Хорошая тропинка для них, но им, в принципе, она не нужна. Они бы нас и без неё нашли. Просто с ней им удобнее. Меня это раздражало, я не хотела, чтобы им было удобнее. Но раздражаться было бессмысленно, поэтому я смотрела на небо и на солнце. Я могу смотреть на солнце достаточно долго, потом глаза начинает резать, а когда отводишь взгляд – чёрное пятно нагло пляшет перед глазами, закрывая обзор. Однажды меня это подвело и очень жестоко, но я никак не могу избавиться от этой привычки – смотреть на солнце. Люблю почему-то…

Мы шли и шли, и шли, и шли.

Как вчера, как позавчера, как будем идти завтра и послезавтра.

Мне стало тошно.

Я запихала тошноту в самый дальний уголок, потому что она была бессмысленная, а бессмысленность я не люблю. По белым сопкам поползли алые длинные тени. Вот только ветра не хватало! Мало мне зимы! Я погрозила красному солнцу кулаком, Клен хмыкнул. Когда он отвернулся, я соскребла с земли немного снега, предварительно сняв рукавички, чтобы снег от тепла голых пальцев скрепился, и швырнула в Клена снежком. Удачно так швырнула. За шиворот попала. Клен разъяренно зафырчал и стал дёргаться, бормоча что-то не совсем приличного содержания. Кое-как выудив кусок почти растаявшего снега, он кинул его мне под ноги и быстро пошёл вперёд. Опасно играть в снежки, если на хвосте погоня. Я ощутила себя ужасно глупой и почему-то жутко на него разозлилась.

Вытря руки о плащ, я натянула на красные замерзшие ладони рукавички и побрела за быстро удаляющимся Кленом.

-            Ты прибавить темпу не желаешь? – раздражённо спросил он, на мгновение остановившись и обернувшись.

Он был высоким и худощавым – поджарым, как степные волки. Я быстро его нагнала и даже перегнала. Так мы – быстрые и злые – и прошли до самой ночи. Ночью он щелчком пальцев развёл огонь: дровами были камни. Зажарили половинку вчерашней вороны. Она, одинокая, целенаправленно летела на юг. И ей не повезло, просто-напросто. Клен не стал бы сворачивать с пути из-за какой-то там вороны. А она полетела над нами – полети она чуть раньше или чуть позже – летела бы и дальше на свой юг. Мясо её было жёсткое и не очень вкусное, но всё лучше уже приевшегося, пускай и сытного сала да опостылевших сухарей.
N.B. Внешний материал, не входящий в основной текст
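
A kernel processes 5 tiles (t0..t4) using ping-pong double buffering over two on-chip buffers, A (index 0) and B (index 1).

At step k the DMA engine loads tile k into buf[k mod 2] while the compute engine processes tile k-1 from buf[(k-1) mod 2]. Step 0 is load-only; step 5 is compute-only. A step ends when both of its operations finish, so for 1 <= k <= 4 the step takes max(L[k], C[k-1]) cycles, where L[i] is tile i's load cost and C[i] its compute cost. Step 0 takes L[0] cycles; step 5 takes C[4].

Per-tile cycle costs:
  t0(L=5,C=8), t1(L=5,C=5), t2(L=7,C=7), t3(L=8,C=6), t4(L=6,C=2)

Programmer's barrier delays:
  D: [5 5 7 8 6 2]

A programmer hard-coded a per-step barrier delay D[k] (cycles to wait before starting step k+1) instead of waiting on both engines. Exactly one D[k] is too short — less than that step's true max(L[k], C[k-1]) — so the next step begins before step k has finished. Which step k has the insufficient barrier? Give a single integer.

hazard at step 1

[0] required=L[0]=5=5 vs D=5 ok
[1] required=max(L[1]=5,C[0]=8)=8 vs D=5 SHORT
[2] required=max(L[2]=7,C[1]=5)=7 vs D=7 ok
[3] required=max(L[3]=8,C[2]=7)=8 vs D=8 ok
[4] required=max(L[4]=6,C[3]=6)=6 vs D=6 ok
[5] required=C[4]=2=2 vs D=2 ok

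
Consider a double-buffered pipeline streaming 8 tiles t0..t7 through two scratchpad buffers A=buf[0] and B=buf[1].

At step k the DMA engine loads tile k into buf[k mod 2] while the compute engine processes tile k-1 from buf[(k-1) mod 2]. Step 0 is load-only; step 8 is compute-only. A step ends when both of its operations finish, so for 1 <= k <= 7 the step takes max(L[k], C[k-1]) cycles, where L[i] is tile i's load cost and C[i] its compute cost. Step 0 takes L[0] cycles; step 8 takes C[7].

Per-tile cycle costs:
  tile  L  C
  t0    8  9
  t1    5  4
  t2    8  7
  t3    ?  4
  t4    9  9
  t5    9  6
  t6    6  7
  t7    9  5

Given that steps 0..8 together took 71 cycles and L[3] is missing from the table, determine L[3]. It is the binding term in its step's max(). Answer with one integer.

L[3] = 8

step 0 → dur = L[0]=8 = 8
step 1 → dur = max(L[1]=5, C[0]=9) = 9
step 2 → dur = max(L[2]=8, C[1]=4) = 8
step 3 → dur = max(L[3]=?, C[2]=7) = L[3]  (unknown; binding)
step 4 → dur = max(L[4]=9, C[3]=4) = 9
step 5 → dur = max(L[5]=9, C[4]=9) = 9
step 6 → dur = max(L[6]=6, C[5]=6) = 6
step 7 → dur = max(L[7]=9, C[6]=7) = 9
step 8 → dur = C[7]=5 = 5
sum of known step durations = 63
dur[3] = total - known = 71 - 63 = 8
L[3] is the binding max in step 3, so L[3] = dur[3] = 8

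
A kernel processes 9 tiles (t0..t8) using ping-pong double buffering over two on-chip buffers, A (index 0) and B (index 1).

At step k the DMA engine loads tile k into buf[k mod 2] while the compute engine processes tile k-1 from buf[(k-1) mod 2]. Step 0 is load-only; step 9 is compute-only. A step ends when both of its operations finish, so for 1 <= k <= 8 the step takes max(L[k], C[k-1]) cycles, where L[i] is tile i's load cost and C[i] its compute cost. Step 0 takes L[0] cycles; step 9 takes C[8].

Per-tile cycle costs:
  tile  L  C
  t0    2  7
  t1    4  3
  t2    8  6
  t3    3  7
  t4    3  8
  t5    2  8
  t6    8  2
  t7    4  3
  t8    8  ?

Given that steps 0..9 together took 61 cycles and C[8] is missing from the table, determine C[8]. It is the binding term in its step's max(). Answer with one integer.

C[8] = 3

step 0 | dur = L[0]=2 = 2
step 1 | dur = max(L[1]=4, C[0]=7) = 7
step 2 | dur = max(L[2]=8, C[1]=3) = 8
step 3 | dur = max(L[3]=3, C[2]=6) = 6
step 4 | dur = max(L[4]=3, C[3]=7) = 7
step 5 | dur = max(L[5]=2, C[4]=8) = 8
step 6 | dur = max(L[6]=8, C[5]=8) = 8
step 7 | dur = max(L[7]=4, C[6]=2) = 4
step 8 | dur = max(L[8]=8, C[7]=3) = 8
step 9 | dur = C[8]=? = C[8]  (unknown; binding)
sum of known step durations = 58
dur[9] = total - known = 61 - 58 = 3
C[8] is the binding max in step 9, so C[8] = dur[9] = 3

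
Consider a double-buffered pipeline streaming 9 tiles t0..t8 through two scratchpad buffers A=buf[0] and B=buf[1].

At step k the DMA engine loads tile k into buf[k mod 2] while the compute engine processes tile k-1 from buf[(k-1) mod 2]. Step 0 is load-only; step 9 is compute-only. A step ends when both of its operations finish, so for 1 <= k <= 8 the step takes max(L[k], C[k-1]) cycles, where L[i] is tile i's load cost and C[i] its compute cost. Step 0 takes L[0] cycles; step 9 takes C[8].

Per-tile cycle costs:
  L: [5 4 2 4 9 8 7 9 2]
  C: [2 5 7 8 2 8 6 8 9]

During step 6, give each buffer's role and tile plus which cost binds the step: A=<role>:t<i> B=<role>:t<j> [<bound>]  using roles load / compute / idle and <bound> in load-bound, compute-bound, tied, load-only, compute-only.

step 6: A=load:t6 B=compute:t5 [compute-bound]

step 0: L[0]=5 → dur=5, Σ=5 | A=load:t0 B=idle [load-only]
step 1: L[1]=4 C[0]=2 → dur=4, Σ=9 | A=compute:t0 B=load:t1 [load-bound]
step 2: L[2]=2 C[1]=5 → dur=5, Σ=14 | A=load:t2 B=compute:t1 [compute-bound]
step 3: L[3]=4 C[2]=7 → dur=7, Σ=21 | A=compute:t2 B=load:t3 [compute-bound]
step 4: L[4]=9 C[3]=8 → dur=9, Σ=30 | A=load:t4 B=compute:t3 [load-bound]
step 5: L[5]=8 C[4]=2 → dur=8, Σ=38 | A=compute:t4 B=load:t5 [load-bound]
step 6: L[6]=7 C[5]=8 → dur=8, Σ=46 | A=load:t6 B=compute:t5 [compute-bound]
step 7: L[7]=9 C[6]=6 → dur=9, Σ=55 | A=compute:t6 B=load:t7 [load-bound]
step 8: L[8]=2 C[7]=8 → dur=8, Σ=63 | A=load:t8 B=compute:t7 [compute-bound]
step 9: C[8]=9 → dur=9, Σ=72 | A=compute:t8 B=idle [compute-only]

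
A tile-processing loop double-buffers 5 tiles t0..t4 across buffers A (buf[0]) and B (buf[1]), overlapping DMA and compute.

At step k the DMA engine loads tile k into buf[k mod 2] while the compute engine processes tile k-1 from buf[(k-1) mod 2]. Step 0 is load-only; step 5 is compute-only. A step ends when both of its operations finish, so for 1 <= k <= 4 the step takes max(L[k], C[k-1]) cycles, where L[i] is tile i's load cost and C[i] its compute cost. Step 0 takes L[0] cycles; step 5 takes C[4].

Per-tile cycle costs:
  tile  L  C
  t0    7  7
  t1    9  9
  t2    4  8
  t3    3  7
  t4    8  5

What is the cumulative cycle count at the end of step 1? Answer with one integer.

k=0 load=t0/7c comp=- wait=7 total=7
k=1 load=t1/9c comp=t0/7c wait=9 total=16
k=2 load=t2/4c comp=t1/9c wait=9 total=25
k=3 load=t3/3c comp=t2/8c wait=8 total=33
k=4 load=t4/8c comp=t3/7c wait=8 total=41
k=5 load=- comp=t4/5c wait=5 total=46

end_cycle[1] = 16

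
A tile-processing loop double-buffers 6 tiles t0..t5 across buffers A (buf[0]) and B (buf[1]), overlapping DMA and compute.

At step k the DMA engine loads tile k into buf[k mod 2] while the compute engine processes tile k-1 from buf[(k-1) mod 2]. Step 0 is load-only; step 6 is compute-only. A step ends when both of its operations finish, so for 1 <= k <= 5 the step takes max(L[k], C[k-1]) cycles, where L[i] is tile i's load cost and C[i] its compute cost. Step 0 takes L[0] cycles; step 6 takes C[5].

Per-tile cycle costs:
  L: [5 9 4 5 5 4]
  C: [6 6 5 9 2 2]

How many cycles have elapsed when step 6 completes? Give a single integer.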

Закутавшись в своё одеяло, я смотрела на чёрное небо и звёзды и нюхала воздух. Он был холодным, но не застывшим, не зимним. У нас вовсю бегут ручьи, тронулся на реках лёд, а по небу летят рваные белые с серыми животами облака, и седмицы через две из набухших почек вырвется молодая терпко пахнущая смолистая листва, а из земли с трудом вылезет острая, зелёно-зелёная травка! И воробьи – худые и оголодавшие, – наверное, уже весело скачут по наливающимися гибкостью веткам, и голуби довольно урчат на крышах, и беспокоятся кошки, трутся об хозяйские ноги и не еду они просят, а чтобы выпустили во двор. И даже мой пёс, старый-старый, вздрогнет в конуре, поднимет одно здоровое ухо и с трудом вылезет, встряхнётся, словно сбрасывая зимнюю сонливость, – зазвенит стальная цепь, захлопают уши, ударяясь о большую лобастую голову и сильную с широкими складками шею, – втянет, попьёт большими глотками весенний воздух и улыбнётся чему-то. Он ведь умеет улыбаться, все умеют улыбаться…

Кроме Клена, успела подумать я и провалилась в какую-то тёплую, нежную тьму.

А с чего бы ему улыбаться?..

 

***

 

Платье белое, словно снег на горных вершинах.

Тяжёлая холодная ткань стекает по мне будто вода, такое ощущение – на меня опрокинули ведро воды, а она, вместо того чтобы стечь на землю, застыла, или, что скорей всего, задержалась, как в озере. И я иду внутри неё… 

Шириной в четыре локтя дорожка из алого мрамора. Мы идём по ней, он держит мои пальцы в своей ладони. Ладонь широкая, шершавая. Пальцы ласково поглаживают круглые косточки на фронтальной стороне ладошки. Эти пальцы, не напрягаясь особо, ломали берцовые кости.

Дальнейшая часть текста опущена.